Centre for Infectious Diseases and Microbiology, The Westmead Institute for Medical Research, Sydney, New South Wales, Australia.
Sydney Medical School-Westmead, University of Sydney, Sydney, New South Wales, Australia.
Cell Microbiol. 2021 Jun;23(6):e13325. doi: 10.1111/cmi.13325. Epub 2021 Mar 25.
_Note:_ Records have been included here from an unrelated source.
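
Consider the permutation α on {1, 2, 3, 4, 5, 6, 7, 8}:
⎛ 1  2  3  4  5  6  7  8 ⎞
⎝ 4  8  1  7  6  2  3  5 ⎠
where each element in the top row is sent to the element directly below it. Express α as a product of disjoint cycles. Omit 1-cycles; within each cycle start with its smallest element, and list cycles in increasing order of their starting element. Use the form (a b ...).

Start at 1 and follow images: 1 → 4 → 7 → 3 → 1, giving the cycle (1 4 7 3).
Continuing from each remaining unvisited element yields (1 4 7 3)(2 8 5 6).

(1 4 7 3)(2 8 5 6)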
Inositol polyphosphates (IPs) and inositol pyrophosphates (PP-IPs) regulate diverse cellular processes in eukaryotic cells. IPs and PP-IPs are highly negatively charged and exert their biological effects by interacting with specific protein targets. Studies performed predominantly in mammalian cells and model yeasts have shown that IPs and PP-IPs modulate target function through allosteric regulation, by promoting intra- and intermolecular stabilization and, in the case of PP-IPs, by donating a phosphate from their pyrophosphate (PP) group to the target protein. Technological advances in genetics have extended studies of IP function to microbial pathogens and demonstrated that disrupting PP-IP biosynthesis and PP-IP-protein interaction has a profound impact on pathogenicity. This review summarises the complexity of IP-mediated regulation in eukaryotes, including microbial pathogens. It also highlights examples of poor conservation of IP-protein interaction outcome despite the presence of conserved IP-binding domains in eukaryotic proteomes.
肌醇多磷酸盐(IPs)和肌醇焦磷酸盐(PP-IPs)在真核细胞中调节多种细胞过程。IPs 和 PP-IPs 带高度负电荷,通过与特定的蛋白质靶标相互作用发挥其生物学效应。主要在哺乳动物细胞和模式酵母中进行的研究表明,IPs 和 PP-IPs 通过别构调节来调节靶标功能,通过促进分子内和分子间的稳定化,并且在 PP-IPs 的情况下,通过从其焦磷酸盐(PP)基团向靶标蛋白捐赠一个磷酸来调节。遗传学技术的进步将 IP 功能的研究扩展到了微生物病原体,并证明了破坏 PP-IP 生物合成和 PP-IP-蛋白质相互作用对致病性有深远的影响。本综述总结了真核生物中 IP 介导的调节的复杂性,包括微生物病原体。它还强调了尽管真核生物蛋白质组中存在保守的 IP 结合结构域,但 IP-蛋白质相互作用的结果并不保守。